Hmph (Score:4, Insightful)
Of course thanks to the genius of Holywood we all know the Enigma machine was really stolen by a bunch of Americans (U-571) and not by Poles....
Movies have been playing silly buggers with history since the first movies, video games are no different. Both are forms of escapism from reality.
Why's this a) a suprise and b) taken so long for some to figure out?
Historians talk about history very differently (Score:4, Insightful)
The idea that history is "factual" rather than a rolling series of arguments is both interesting and amusing.
I wonder, with what vehemence, slashdotters would react if historians of science and technology ceased reporting on the human practice of science, and began advising on code design?
"Games have utilized historical narrative extensively, but to what extent does the platform take liberties with, and perhaps misuse it."
Mainstream media rarely depicts the historian's conception of history as currently practiced. At best it is Whig history (telling history to create moral lessons for today). At worst it is a fantasy purporting to a relationship with reality. Do you really expect games to speak into the complex construction of self-identity? The formation of power within classes leading to social conflict? The institutional factors behind the limits of political decision making within and between states? Or the emergence of sub-altern narratives (the utterly voiceless repressed) through careful emergence of non-standard documentary traditions?

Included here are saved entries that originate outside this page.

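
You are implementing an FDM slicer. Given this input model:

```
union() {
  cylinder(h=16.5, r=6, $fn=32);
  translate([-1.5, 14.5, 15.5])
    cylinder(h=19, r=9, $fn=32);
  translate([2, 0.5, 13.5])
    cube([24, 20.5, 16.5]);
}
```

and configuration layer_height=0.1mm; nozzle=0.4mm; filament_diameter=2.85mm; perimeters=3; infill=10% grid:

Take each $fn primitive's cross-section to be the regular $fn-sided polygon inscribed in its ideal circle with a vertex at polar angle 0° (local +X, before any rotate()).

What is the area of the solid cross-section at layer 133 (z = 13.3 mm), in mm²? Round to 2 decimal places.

At z = 13.3 mm: the r=6 cylinder contributes a regular 32-gon of circumradius 6 (area = (32/2)·6.000²·sin(360°/32) = 112.37 mm²); the cylinder at (-1.5, 14.5) does not reach this height (z outside [15.5, 34.5]); the cube at (2, 0.5) does not reach this height (z outside [13.5, 30]); Merging all regions: only the r=6 cylinder is present, so the union is just that shape — area = 112.37 mm². Overall, the cross-section is a single solid region. Net area = 112.37 mm².

112.37 mm²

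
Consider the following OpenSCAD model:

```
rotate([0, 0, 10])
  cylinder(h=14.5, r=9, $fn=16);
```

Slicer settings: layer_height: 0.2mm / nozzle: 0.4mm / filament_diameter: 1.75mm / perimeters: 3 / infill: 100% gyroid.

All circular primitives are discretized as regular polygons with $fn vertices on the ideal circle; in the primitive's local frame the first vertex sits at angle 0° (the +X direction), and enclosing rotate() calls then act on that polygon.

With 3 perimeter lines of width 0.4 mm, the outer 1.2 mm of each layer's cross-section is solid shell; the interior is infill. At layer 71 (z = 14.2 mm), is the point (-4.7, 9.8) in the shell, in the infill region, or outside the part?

outside

At z = 14.2 mm: the cylinder: section is a regular 16-gon, circumradius r=9; (whole slice rotated 10° about Z — lengths, areas and connectivity unchanged). Overall, the cross-section is a single solid region. Undo the 10° rotation: the query point maps to (-2.927, 10.467) in the un-rotated model frame. The nearest boundary edge runs (0.00, 9.00)→(-3.44, 8.31); distance from the point to it = 2.01 mm. The point is not inside any of the regions above, so it lies outside the cross-section (2.01 mm from the nearest boundary).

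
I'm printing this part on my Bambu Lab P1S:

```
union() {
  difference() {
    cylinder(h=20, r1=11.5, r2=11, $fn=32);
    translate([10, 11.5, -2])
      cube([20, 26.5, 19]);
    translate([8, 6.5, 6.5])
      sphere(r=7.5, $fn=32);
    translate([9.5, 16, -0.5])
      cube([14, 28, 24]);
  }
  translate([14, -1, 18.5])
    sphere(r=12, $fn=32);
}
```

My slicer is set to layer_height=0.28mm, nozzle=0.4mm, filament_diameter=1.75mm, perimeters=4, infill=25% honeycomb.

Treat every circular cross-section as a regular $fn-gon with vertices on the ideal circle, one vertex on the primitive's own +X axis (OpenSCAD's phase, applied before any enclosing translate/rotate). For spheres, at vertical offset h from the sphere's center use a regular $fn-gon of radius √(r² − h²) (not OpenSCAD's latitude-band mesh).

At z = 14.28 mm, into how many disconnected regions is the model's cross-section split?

At z = 14.28 mm: the cone contributes a regular 32-gon of circumradius 11.143 (interpolated between r1=11.5 and r2=11 at t=0.714); the cube at (10, 11.5) is present — its section is the full 20×26.5 rectangle; the sphere at (8, 6.5) is not intersected at this z (|z−center|=7.780 > r=7.5); the cube at (9.5, 16) is present — its section is the full 14×28 rectangle; After the difference (first − rest): starting from the cone, the 20×26.5 cube at (10, 11.5) misses the remaining region (no effect); the 14×28 cube at (9.5, 16) misses the remaining region (no effect) — 1 connected region; the sphere at (14, -1): section is a regular 32-gon, circumradius = √(r²−h²) = √(12²−4.22²) = 11.234; Taking the union: the regions partially overlap (shared area 99.78 mm²), so overlapping operands fuse into one piece — 1 connected region. The result has 1 disconnected region.

1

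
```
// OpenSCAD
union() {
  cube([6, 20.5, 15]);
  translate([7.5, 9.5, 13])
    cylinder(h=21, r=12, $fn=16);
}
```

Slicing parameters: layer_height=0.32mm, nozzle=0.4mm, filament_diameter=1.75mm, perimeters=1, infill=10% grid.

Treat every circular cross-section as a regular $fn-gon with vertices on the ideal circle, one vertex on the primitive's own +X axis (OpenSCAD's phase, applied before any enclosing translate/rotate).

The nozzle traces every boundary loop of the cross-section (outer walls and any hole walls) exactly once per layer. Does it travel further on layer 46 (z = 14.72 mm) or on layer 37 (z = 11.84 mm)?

Layer 46 (z = 14.72): the 6×20.5 cube contributes its full rectangle (perimeter 53.00 mm); the cylinder at (7.5, 9.5): section is a regular 16-gon, circumradius r=12 (perimeter = 2·16·12.000·sin(180°/16) = 74.91 mm); Merging all regions: the regions partially overlap (shared area 120.33 mm²), so the edge portions inside another operand are dropped and the merged outline is re-measured after clipping — boundary = 76.46 mm. So its perimeter = 76.46 mm. Layer 37 (z = 11.84): the 6×20.5 cube contributes its full rectangle (perimeter 53.00 mm); the cylinder at (7.5, 9.5) does not reach this height (z outside [13, 34]); Combining (union): only the 6×20.5 cube is present, so the union is just that shape — boundary = 53.00 mm. So its perimeter = 53.00 mm. Layer 46 is larger (76.46 vs 53.00 mm).

layer 46 (z = 14.72 mm)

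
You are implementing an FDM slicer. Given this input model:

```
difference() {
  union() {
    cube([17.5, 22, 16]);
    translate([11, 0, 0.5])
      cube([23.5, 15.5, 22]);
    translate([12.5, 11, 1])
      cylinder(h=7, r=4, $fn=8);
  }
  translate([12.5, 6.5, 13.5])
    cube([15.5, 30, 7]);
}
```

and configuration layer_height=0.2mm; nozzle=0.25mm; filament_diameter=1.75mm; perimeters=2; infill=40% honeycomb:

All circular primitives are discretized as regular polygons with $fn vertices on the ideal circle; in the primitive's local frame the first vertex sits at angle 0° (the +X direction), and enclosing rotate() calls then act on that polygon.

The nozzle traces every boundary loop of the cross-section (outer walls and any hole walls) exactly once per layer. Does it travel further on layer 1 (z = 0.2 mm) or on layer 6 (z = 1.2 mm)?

layer 6 (z = 1.2 mm)

Layer 1 (z = 0.2): the 17.5×22 cube contributes its full rectangle (perimeter 79.00 mm); the cube at (11, 0) is not intersected at this z (z outside [0.5, 22.5]); the cylinder at (12.5, 11) is not intersected at this z (z outside [1, 8]); Combining (union): only the 17.5×22 cube is present, so the union is just that shape — boundary = 79.00 mm; the cube at (12.5, 6.5) does not reach this height (z outside [13.5, 20.5]); Subtracting the remaining from the first: none of the subtracted shapes is present at this height, so that combined region is unchanged — boundary = 79.00 mm. So its perimeter = 79.00 mm. Layer 6 (z = 1.2): the cube (footprint 17.5×22) is included at this height (perimeter 79.00 mm); the cube at (11, 0) (footprint 23.5×15.5) is included at this height (perimeter 78.00 mm); the r=4 cylinder at (12.5, 11) contributes a regular 8-gon of circumradius 4 (perimeter = 2·8·4.000·sin(180°/8) = 24.49 mm); Merging all regions: the regions partially overlap (shared area 146.00 mm²), so the edge portions inside another operand are dropped and the merged outline is re-measured after clipping — boundary = 113.00 mm; the cube at (12.5, 6.5) is absent (z outside [13.5, 20.5]); Subtracting the remaining from the first: none of the subtracted shapes is present at this height, so the result so far is unchanged — boundary = 113.00 mm. So its perimeter = 113.00 mm. Layer 6 is larger (113.00 vs 79.00 mm).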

At best your demand is Grognard: that the belt-buckles are accurate and that Division X was not in Location Y. If you truely want to look at games serving history, look up Stalin, a three turn economy simulator designed to test Stalin / Trotsky / Bukharinite debates about preventable deaths.
Re:Non issue (Score:5, Insightful)
It's a bloody video game. They have no obligation to you to be historically accurate,
Of course not. It's just that most players can't tell the difference [tvtropes.org] between the realistic parts and the fiction.

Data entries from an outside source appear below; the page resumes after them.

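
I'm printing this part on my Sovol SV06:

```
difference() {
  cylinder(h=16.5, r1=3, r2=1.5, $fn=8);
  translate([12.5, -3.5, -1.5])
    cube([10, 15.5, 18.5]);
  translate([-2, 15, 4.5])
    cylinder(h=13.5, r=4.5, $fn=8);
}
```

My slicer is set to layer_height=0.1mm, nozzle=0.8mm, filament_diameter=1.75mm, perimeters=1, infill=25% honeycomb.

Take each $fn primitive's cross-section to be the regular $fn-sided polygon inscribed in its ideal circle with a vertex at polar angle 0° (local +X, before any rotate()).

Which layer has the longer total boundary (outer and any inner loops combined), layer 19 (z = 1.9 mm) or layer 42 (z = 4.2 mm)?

Layer 19 (z = 1.9): the cone: at t=0.115 of its height the radius interpolates to r₁+(r₂−r₁)t = 2.827, giving a regular 8-gon of that circumradius (perimeter = 2·8·2.827·sin(180°/8) = 17.31 mm); the cube at (12.5, -3.5) is present — its section is the full 10×15.5 rectangle (perimeter 51.00 mm); the cylinder at (-2, 15) is absent (z outside [4.5, 18]); Subtracting the remaining from the first: starting from the cone, the 10×15.5 cube at (12.5, -3.5) misses the remaining region (no effect) — boundary = 17.31 mm. So its perimeter = 17.31 mm. Layer 42 (z = 4.2): the cone: at t=0.255 of its height the radius interpolates to r₁+(r₂−r₁)t = 2.618, giving a regular 8-gon of that circumradius (perimeter = 2·8·2.618·sin(180°/8) = 16.03 mm); the cube at (12.5, -3.5) (footprint 10×15.5) is included at this height (perimeter 51.00 mm); the cylinder at (-2, 15) is not intersected at this z (z outside [4.5, 18]); After the difference (first − rest): starting from the cone, the 10×15.5 cube at (12.5, -3.5) misses the remaining region (no effect) — boundary = 16.03 mm. So its perimeter = 16.03 mm. Layer 19 is larger (17.31 vs 16.03 mm).

layer 19 (z = 1.9 mm)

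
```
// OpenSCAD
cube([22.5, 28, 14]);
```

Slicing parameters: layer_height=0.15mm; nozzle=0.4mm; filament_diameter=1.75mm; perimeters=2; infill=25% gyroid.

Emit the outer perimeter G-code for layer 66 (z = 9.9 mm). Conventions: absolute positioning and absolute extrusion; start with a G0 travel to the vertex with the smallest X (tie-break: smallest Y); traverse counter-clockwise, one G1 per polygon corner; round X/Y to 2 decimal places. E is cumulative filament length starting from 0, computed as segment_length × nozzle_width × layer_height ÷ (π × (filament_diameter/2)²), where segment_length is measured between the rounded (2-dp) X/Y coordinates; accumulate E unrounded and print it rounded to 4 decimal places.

At z = 9.9 mm: the 22.5×28 cube contributes its full rectangle. The outline is a single polygon with 4 vertices. Extrusion per mm of travel: 0.4 × 0.15 / (π × 0.875²) = 0.024945. Accumulating E over each segment gives final E = 2.5195.

G0 X0.00 Y0.00 Z9.90
G1 X22.50 Y0.00 E0.5613
G1 X22.50 Y28.00 E1.2597
G1 X0.00 Y28.00 E1.8210
G1 X0.00 Y0.00 E2.5195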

Comment removed (Score:3, Insightful)
Nonsense (Score:1, Insightful)
As someone who has studied history extensively for my degree and has somehow managed to use that for my career without being an academic, I take serious issue with the phrasing and implications here. Historical narrative is little more than an eloquent game of connect the dots. It takes liberties by necessity. Its misuse is only a matter of perspective. If you ever find yourself learning history in a meaningful way while playing a game, stop breathing. Read a fiction novel and don't post this mindless drivel.
In related news: Nearly everything you hear is influenced by the whims of popular narrative. Sometimes what you hear is "bad".
Re:It honestly is just which politics you are... (Score:2, Insightful)
Are you kidding? Neo-nazis would love 99% of war games I would imagine. Most of the time, the Nazis are hardly even being mentioned, let alone painted in a bad light. It's usually the Germans who are depicted in WWII games, not the Nazis. And everybody loves playing the Germans.
Re:Non issue (Score:4, Insightful)
It's more than that. It is my opinion that Brown specifically leverages people's misconceptions, prejudices, and even bigotry to make stories that will feed right into their beliefs, and which the more gullible will take as being based on historical fact, all the while claiming, truthfully, that it's all just for fun. He knows this happens. I believe he wants this to happen. Yet, there is plenty of plausible deniability to fall back on. On one hand, he can't help it if some of his audience are uncritical idiots who believe his stories are based on history, but he also has to know, and apparently is willing to accept that this will happen.
There's no small amount of people fictionalizing history in a way which undoubtedly sows confusion and misunderstanding (Oliver Stone comes to mind), all the while claiming "it's only made up" while simultaneously being aware that many, many people will assume it's based on fact.
And of course, there's no small amount of people who are simply distorting history to suit their own agendas.